Let us now learn how to differentiate x^{tanx}.

## Differentiate x^{tanx}

**Question:** Prove that d/dx(x^{tanx}) = x^{tanx}[tanx/x + sec^{2}x logx].

**Answer:**

Let us put

y=x^{tanx}.

Here we need to find dy/dx. Taking logarithms on both sides, we get that

log_{e} y = log_{e} x^{tanx}

⇒ log_{e}y = tanx log_{e}x, as we know the logarithm formula log_{a}b^{n} = n log_{a}b.

Differentiating both sides w.r.t x, we have

$\dfrac{d}{dx}(\log_e y)=\dfrac{d}{dx}(\tan x \log_e x)$

⇒ $\dfrac{1}{y} \dfrac{dy}{dx}$ $=\tan x\dfrac{d}{dx}(\log_e x)+\log_e x\dfrac{d}{dx}(\tan x)$, by the product rule of derivatives.

⇒ $\dfrac{1}{y} \dfrac{dy}{dx}$ $=\tan x \cdot \dfrac{1}{x}+\log_e x \sec^2 x$ as we know d/dx(log_{e}x) =1/x and d/dx(tan x)= sec^{2}x.

⇒ $\dfrac{dy}{dx}=y(\dfrac{\tan x}{x}+\sec^2 x\log_e x)$

⇒ $\dfrac{dy}{dx}=x^{\tan x}(\dfrac{\tan x}{x}+\sec^2 x \log_e x)$ as y=x^{tanx}.
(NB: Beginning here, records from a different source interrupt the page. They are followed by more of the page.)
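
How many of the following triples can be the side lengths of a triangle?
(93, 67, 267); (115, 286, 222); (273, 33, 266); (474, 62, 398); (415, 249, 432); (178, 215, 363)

4

(67,93,267): 67+93 ≤ 267 → not valid
(115,222,286): 115+222 > 286 → valid
(33,266,273): 33+266 > 273 → valid
(62,398,474): 62+398 ≤ 474 → not valid
(249,415,432): 249+415 > 432 → valid
(178,215,363): 178+215 > 363 → valid
4 of the 6 triples form a triangle.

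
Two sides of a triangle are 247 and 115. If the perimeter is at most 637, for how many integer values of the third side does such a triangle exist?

Triangle inequality: 132 < x < 362. Perimeter ≤ 637 gives x ≤ 637 − 247 − 115 = 275.
So 132 < x ≤ 275; integers 133 through 275: 143 values.

143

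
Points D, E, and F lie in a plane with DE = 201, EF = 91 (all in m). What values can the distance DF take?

110 ≤ DF ≤ 292 m

By the triangle inequality, |201 − 91| ≤ DF ≤ 201 + 91.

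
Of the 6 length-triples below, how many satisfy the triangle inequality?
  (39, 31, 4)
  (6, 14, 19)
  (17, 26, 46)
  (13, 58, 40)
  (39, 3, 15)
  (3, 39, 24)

(4,31,39): 4+31 ≤ 39 → not valid
(6,14,19): 6+14 > 19 → valid
(17,26,46): 17+26 ≤ 46 → not valid
(13,40,58): 13+40 ≤ 58 → not valid
(3,15,39): 3+15 ≤ 39 → not valid
(3,24,39): 3+24 ≤ 39 → not valid
1 of the 6 triples forms a triangle.

1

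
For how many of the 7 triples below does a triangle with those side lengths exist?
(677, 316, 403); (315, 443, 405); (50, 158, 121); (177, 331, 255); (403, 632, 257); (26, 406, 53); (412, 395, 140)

(316,403,677): 316+403 > 677 → valid
(315,405,443): 315+405 > 443 → valid
(50,121,158): 50+121 > 158 → valid
(177,255,331): 177+255 > 331 → valid
(257,403,632): 257+403 > 632 → valid
(26,53,406): 26+53 ≤ 406 → not valid
(140,395,412): 140+395 > 412 → valid
6 of the 7 triples form a triangle.

6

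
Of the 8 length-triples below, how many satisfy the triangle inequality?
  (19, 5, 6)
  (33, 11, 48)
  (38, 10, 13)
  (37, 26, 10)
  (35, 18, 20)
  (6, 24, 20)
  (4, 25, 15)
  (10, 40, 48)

(5,6,19): 5+6 ≤ 19 → not valid
(11,33,48): 11+33 ≤ 48 → not valid
(10,13,38): 10+13 ≤ 38 → not valid
(10,26,37): 10+26 ≤ 37 → not valid
(18,20,35): 18+20 > 35 → valid
(6,20,24): 6+20 > 24 → valid
(4,15,25): 4+15 ≤ 25 → not valid
(10,40,48): 10+40 > 48 → valid
3 of the 8 triples form a triangle.

3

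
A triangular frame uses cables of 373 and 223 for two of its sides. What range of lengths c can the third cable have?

By the triangle inequality, c must be less than 373 + 223 = 596 and greater than |373 − 223| = 150.

150 < c < 596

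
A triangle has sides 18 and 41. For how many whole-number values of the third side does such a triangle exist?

The third side lies in the open interval (23, 59).
Integers from 24 to 58 inclusive: 58 − 24 + 1 = 35.

35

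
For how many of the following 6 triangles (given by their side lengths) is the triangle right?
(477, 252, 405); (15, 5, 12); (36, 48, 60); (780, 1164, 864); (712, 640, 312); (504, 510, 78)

(477,252,405): 252²+405² = 227529 = 477² → right
(15,5,12): 5²+12² = 169 < 225 = 15² → obtuse
(36,48,60): 36²+48² = 3600 = 60² → right
(780,1164,864): 780²+864² = 1354896 = 1164² → right
(712,640,312): 312²+640² = 506944 = 712² → right
(504,510,78): 78²+504² = 260100 = 510² → right
5 of the 6 are right.

5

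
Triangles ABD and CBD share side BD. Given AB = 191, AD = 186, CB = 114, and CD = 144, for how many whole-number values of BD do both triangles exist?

227

From triangle ABD: 5 < BD < 377.
From triangle CBD: 30 < BD < 258.
Intersection: 30 < BD < 258, so integers 31 through 257: 227 values.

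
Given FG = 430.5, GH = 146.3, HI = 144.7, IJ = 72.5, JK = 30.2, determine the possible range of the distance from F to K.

36.8 ≤ FK ≤ 824.2

The maximum is all hops collinear in one direction: 430.5 + 146.3 + 144.7 + 72.5 + 30.2 = 824.2.
The longest hop is 430.5; the others sum to 393.7. Folding the others back against it leaves at least 430.5 − 393.7 = 36.8.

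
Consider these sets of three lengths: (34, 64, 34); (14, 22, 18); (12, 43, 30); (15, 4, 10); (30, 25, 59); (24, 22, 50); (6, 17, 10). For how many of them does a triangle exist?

(34,34,64): 34+34 > 64 → valid
(14,18,22): 14+18 > 22 → valid
(12,30,43): 12+30 ≤ 43 → not valid
(4,10,15): 4+10 ≤ 15 → not valid
(25,30,59): 25+30 ≤ 59 → not valid
(22,24,50): 22+24 ≤ 50 → not valid
(6,10,17): 6+10 ≤ 17 → not valid
2 of the 7 triples form a triangle.

2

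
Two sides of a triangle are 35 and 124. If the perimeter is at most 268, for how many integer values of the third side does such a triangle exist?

Triangle inequality: 89 < x < 159. Perimeter ≤ 268 gives x ≤ 268 − 35 − 124 = 109.
So 89 < x ≤ 109; integers 90 through 109: 20 values.

20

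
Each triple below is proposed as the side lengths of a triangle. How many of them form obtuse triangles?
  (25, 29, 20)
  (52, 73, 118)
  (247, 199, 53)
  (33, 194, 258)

(25,29,20): 20²+25² = 1025 > 841 = 29² → acute
(52,73,118): 52²+73² = 8033 < 13924 = 118² → obtuse
(247,199,53): 53²+199² = 42410 < 61009 = 247² → obtuse
(33,194,258): 33+194 ≤ 258, not a triangle
2 of the 4 are obtuse.

2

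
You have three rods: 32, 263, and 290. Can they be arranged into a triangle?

The longest side is 290, and the other two sum to 295.
Since 295 > 290, the triangle inequality holds.

Yes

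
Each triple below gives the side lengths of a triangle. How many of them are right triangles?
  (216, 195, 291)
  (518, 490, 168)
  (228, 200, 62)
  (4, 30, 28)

2

(216,195,291): 195²+216² = 84681 = 291² → right
(518,490,168): 168²+490² = 268324 = 518² → right
(228,200,62): 62²+200² = 43844 < 51984 = 228² → obtuse
(4,30,28): 4²+28² = 800 < 900 = 30² → obtuse
2 of the 4 are right.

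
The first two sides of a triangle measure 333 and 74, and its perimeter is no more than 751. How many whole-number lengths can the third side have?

Triangle inequality: 259 < x < 407. Perimeter ≤ 751 gives x ≤ 751 − 333 − 74 = 344.
So 259 < x ≤ 344; integers 260 through 344: 85 values.

85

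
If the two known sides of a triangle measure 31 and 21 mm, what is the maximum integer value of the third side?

The third side must be strictly less than 31 + 21 = 52.
The largest integer below 52 is 51.

51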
So the derivative of x^{tanx} (x to the power tanx) is equal to x^{tanx}[tanx/x + sec^{2}x logx], and it is obtained by the logarithmic differentiation.

**More Derivatives:**

Derivative of x^{x} | Derivative of x^{sinx}

Derivative of sinx/x | Derivative of x^{logx}

## FAQs

### Q1: What is the derivative of x^tanx?

**Answer:** The derivative of x^tanx (x raised to the power tanx) is equal to x^{tanx}[tanx/x + sec^{2}x logx].